The European Central Bank releases minutes of its last meeting on Thursday, and should strike a dovish tone.
Investors have recently lengthened the odds on any Fed hike this year, with futures implying around a 46 percent chance of a move in December.
That, in turn, has weakened the bullish case for the U.S. dollar and dragged it down against the Euro, yen and a range of emerging market currencies.
The Dollar was last at 100.99 Yen and not far from important support around 100.80. The Euro was nudging higher at $1.1171 having held in a $1.1050 to $1.1230 range for the last couple of weeks.
One outlier has been Sterling, which has slipped steadily since the BoE's easing.

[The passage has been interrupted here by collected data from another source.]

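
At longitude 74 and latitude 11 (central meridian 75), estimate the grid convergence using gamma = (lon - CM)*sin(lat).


gamma = (74 - 75) * sin(11) = -1 * 0.190809 = -0.191 degrees

-0.191 degrees


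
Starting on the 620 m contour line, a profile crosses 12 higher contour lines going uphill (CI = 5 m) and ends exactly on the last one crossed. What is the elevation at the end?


elevation = 620 + 12 * 5 = 680 m

680 m


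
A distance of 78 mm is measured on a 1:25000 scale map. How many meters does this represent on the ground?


ground = 78 mm * 25000 / 1000 = 1950.0 m

1950.0 m


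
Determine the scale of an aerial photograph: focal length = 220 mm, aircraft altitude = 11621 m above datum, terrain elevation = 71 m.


scale = f / (H - h) = 220 mm / 11550 m = 220 / 11550000 = 1:52500

1:52500


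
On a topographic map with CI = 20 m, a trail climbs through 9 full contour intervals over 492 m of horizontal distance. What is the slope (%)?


elevation change = 9 * 20 = 180 m
slope = 180 / 492 * 100 = 36.6%

36.6%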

It stood at $1.2897 and ever closer to the post-Brexit trough at $1.2797.
In commodity markets, oil prices crawled higher after boasting gains of six per cent last week as Saudi Arabia's oil minister held out the chance of action to help stabilize the market.
Brent crude futures gained as much as 35 cents on Monday to $47.67 a barrel before losing traction, while US crude eased back after touching $45.15. Coal has also been on a roll but so too has safe-haven gold.
It was up 0.4 per cent at $1,340 an ounce and is now up 25 per cent since the start of the year.
"In general, the negative rate environment, particularly in the euro zone and Japan, is going to keep gold well bid," Mitsubishi Corp strategist Jonathan Butler said. Traders' focus remained heavily on possible US interest rates moves, he said.